Los que escribimos de urbanismo y somos de edad avanzada tenemos la ventaja de contar con un estimable aliado como es la memoria particular que tenemos de la ciudad. Y lo es así por la labor selectiva que realiza al situar los acontecimientos en un continuo, en el que las huellas de formas y espacios de su trama urbana se convierten en marco de las trazas de cada persona implicada por su historia personal.

Si a esta conjunción de ciudad y persona le añadimos la asimilación de relatos o huellas exteriores en un espacio imaginario que contienen trazos de la ciudad que hemos conocido por ilustraciones o por relatos como el de "Las ciudades imaginarias", de Italo Calvino, en donde uno duda si el relato de tanta ciudad diversa no es en realidad sino el reflejo del mundo interior del viajero.

Cada ciudad visitada revela aspectos de la ciudad amada. Es una máquina multiforme, nacida en lo más interno de nuestra psique, con una gran actividad durante los primeros años de nuestra vida. Por haber vivido en una ciudad antigua revela paulatinamente datos que están ahí, semiocultos y faltos de justificación, que solo se entregan a la visión insistente de un niño. Por poner un ejemplo que nace de aquellos años juveniles, los contrafuertes de la iglesia de San Ildefonso en su callejón posterior, para mi, crío curioso, me parecía que eran una réplica auténtica de una calle de Jerusalén. Caigo en la cuenta de que, aparte de por motivos de trabajo, mi estancia en Jerusalén hace años, estuvo secretamente motivada por esa necesidad de comprobar que esa calle existía. Para mí era un trozo sacralizado de mi ciudad. Eso decían los doctores de la Iglesia, como la Ciudad de Dios. Otro motivo que me impresionaba en aquella época juvenil era la magnitud del pórtico renacentista de la Catedral. Para mí era un trozo transportado en un acto milagroso desde el propio Vaticano, y ello le confería un carácter único a este entorno y a actividades como las de Semana Santa.

Por eso cuando veo el abandono de este Vaticano nuestro me viene a la memoria el empeño del obispo de Roma y el arquitecto Bernini para cambiar ese entorno descuidado que tenía la Ciudad Eterna en el siglo XV. Seguramente he pretendido alimentar un sueño juvenil, pura ilusión, con obispos y arquitectos ilustrados de otros tiempos, que esta ciudad eterna nuestra, sometida a las duras leyes del mercado jamás se podrá permitir para siempre.

No todas las reliquias tenían la misma consideración, ahí teníamos el Sagrado Corazón del Cerro de los Ángeles, tiroteado y roto durante nuestra Guerra Civil, que lo tenía doña Benita P. en su capilla, y lo veíamos casi como algo curioso propio de la barbarie bélica, pero no como algo significativo para nuestra ciudad.

Esta pasada por nuestra infancia en la que se disparan en múltiples direcciones los argumentos que sustentan el armazón ideal de la ciudad, se amortiguan con la entrada en la madurez.

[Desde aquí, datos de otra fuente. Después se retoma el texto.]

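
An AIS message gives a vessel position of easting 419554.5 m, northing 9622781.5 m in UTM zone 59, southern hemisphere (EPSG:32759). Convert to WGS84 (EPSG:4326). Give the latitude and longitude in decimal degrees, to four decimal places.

Zone 59S: λ₀ = 171°, k₀ = 0.9996, false easting 500000 m, false northing 10000000 m.
Meridian distance M = (N − FN)/k₀ = -377369.4 m.
Inverse transverse Mercator on WGS84 gives φ = -3.41249981°, λ = 170.27580031°.

lat -3.4125°, lon 170.2758°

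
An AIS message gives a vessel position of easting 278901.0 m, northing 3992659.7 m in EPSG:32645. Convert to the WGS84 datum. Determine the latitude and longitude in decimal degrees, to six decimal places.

Zone 45N: λ₀ = 87°, k₀ = 0.9996, false easting 500000 m.
Meridian distance M = (N − FN)/k₀ = 3994257.4 m.
Inverse transverse Mercator on WGS84 gives φ = 36.05340041°, λ = 84.54539979°.

lat 36.053400°, lon 84.545400°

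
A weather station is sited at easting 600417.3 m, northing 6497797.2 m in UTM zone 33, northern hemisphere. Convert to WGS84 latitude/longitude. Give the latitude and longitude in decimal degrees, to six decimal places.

Zone 33N: λ₀ = 15°, k₀ = 0.9996, false easting 500000 m.
Meridian distance M = (N − FN)/k₀ = 6500397.4 m.
Inverse transverse Mercator on WGS84 gives φ = 58.60889995°, λ = 16.72839941°.

lat 58.608900°, lon 16.728399°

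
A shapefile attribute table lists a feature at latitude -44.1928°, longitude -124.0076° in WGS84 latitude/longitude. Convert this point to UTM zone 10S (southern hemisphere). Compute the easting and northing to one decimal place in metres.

E 419478.5 m, N 5106219.4 m

Zone 10 central meridian λ₀ = 6×10 − 183 = -123°; Δλ = -1.0076°.
Transverse Mercator on WGS84 with k₀ = 0.9996 gives E = 419478.498 m, N = 5106219.354 m.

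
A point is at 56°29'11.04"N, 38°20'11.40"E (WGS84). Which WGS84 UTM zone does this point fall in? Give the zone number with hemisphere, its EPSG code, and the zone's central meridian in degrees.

Zone 37N (EPSG:32637), central meridian 39°

UTM zone = ⌊(λ + 180)/6⌋ + 1; 38.3365° ∈ [36°, 42°) → zone 37.
Hemisphere: N (φ ≥ 0).
Central meridian λ₀ = 6×37 − 183 = 39°.
EPSG code: 32637.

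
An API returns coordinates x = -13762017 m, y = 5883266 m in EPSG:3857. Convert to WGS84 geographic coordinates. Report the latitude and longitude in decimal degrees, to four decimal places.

R = 6378137 m. λ = x/R = -123.62630211°.
φ = 2·arctan(exp(y/R)) − 90° = 2·arctan(2.51535) − 90° = 46.63849751°.

lat 46.6385°, lon -123.6263°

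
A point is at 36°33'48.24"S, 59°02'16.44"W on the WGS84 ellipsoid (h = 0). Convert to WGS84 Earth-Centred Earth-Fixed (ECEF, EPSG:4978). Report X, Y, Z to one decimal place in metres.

X 2638723.6 m, Y -4398160.9 m, Z -3778587.7 m

WGS84: a = 6378137 m, e² = 0.006694380; N(φ) = a/√(1−e²sin²φ) = 6385726.644 m.
X = (N+h)·cosφ·cosλ = 2638723.620 m; Y = (N+h)·cosφ·sinλ = -4398160.923 m; Z = (N(1−e²)+h)·sinφ = -3778587.708 m.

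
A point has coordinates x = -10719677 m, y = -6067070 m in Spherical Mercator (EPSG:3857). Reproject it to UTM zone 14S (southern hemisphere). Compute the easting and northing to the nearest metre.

Web Mercator inverse (R = 6378137 m) → φ = -47.76030280°, λ = -96.29649690°.
UTM 14S forward: E = 702594.425 m, N = 4706800.701 m.

E 702594 m, N 4706801 m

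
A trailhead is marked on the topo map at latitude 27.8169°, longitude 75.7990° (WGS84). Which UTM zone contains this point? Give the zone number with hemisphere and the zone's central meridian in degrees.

UTM zone = ⌊(λ + 180)/6⌋ + 1; 75.7990° ∈ [72°, 78°) → zone 43.
Hemisphere: N (φ ≥ 0).
Central meridian λ₀ = 6×43 − 183 = 75°.

Zone 43N, central meridian 75°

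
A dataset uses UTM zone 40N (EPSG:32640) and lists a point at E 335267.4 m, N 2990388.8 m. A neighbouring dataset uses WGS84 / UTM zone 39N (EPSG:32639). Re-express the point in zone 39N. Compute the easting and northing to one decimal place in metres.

UTM 40N → geographic: φ = 27.02589959°, λ = 55.33940016°.
UTM 39N (λ₀ = 51°) forward: E = 930679.073 m, N = 2996723.909 m.

E 930679.1 m, N 2996723.9 m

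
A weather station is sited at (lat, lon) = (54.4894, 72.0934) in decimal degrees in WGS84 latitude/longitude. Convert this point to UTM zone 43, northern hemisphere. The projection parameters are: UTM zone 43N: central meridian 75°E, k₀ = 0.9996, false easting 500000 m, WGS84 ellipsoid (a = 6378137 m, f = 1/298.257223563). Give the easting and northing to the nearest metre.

Zone 43 central meridian λ₀ = 6×43 − 183 = 75°; Δλ = -2.9066°.
Transverse Mercator on WGS84 with k₀ = 0.9996 gives E = 311741.660 m, N = 6041863.178 m.

E 311742 m, N 6041863 m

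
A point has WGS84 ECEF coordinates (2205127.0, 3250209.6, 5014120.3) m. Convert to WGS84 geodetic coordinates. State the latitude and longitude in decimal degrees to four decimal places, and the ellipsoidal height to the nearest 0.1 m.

lat 52.1143°, lon 55.8448°, h 4430.8 m

λ = atan2(Y, X) = 55.84480037°; p = √(X²+Y²) = 3927651.7 m.
Bowring's method on WGS84 (a = 6378137 m, b = 6356752.314 m) gives φ = 52.11430019°, h = 4430.823 m.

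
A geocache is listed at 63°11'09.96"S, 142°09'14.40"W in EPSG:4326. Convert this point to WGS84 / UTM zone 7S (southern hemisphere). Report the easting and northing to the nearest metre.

Zone 7 central meridian λ₀ = 6×7 − 183 = -141°; Δλ = -1.1540°.
Transverse Mercator on WGS84 with k₀ = 0.9996 gives E = 441921.694 m, N = 2993153.776 m.

E 441922 m, N 2993154 m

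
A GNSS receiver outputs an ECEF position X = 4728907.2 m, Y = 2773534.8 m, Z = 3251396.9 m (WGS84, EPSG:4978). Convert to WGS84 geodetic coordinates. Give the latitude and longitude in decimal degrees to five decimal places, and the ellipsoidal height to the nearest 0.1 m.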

Y llegamos a la situación actual, en que parece que la ciudad se ha alejado de nosotros, semioculta por los efectos urdidos para distraer a sus ciudadanos, apremiados por el tráfico y por las prisas, que parecen urgirles en llegar a su destino. ¿Y qué pasa, una vez alcanzados tan inmediatos objetivos? Una sensación de pérdida de la propia identidad.

Y así estamos ahora, carentes de un relato que podría haber facilitado la toma de decisiones que hubiesen dado un sentido al futuro de esta ciudad. Tenemos muchos datos sobre su evolución, pero no tenemos respuesta a esa pérdida de esas condiciones de lugar que nos daba la antigua ciudad y en detrimento de esa condición de persona. Hacemos un repaso de cómo se produce la evolución urbana de Zamora y la única coherencia sobre la que se ha basado se resume en datos de los objetivos especulativos urdidos por los operadores inmobiliarios.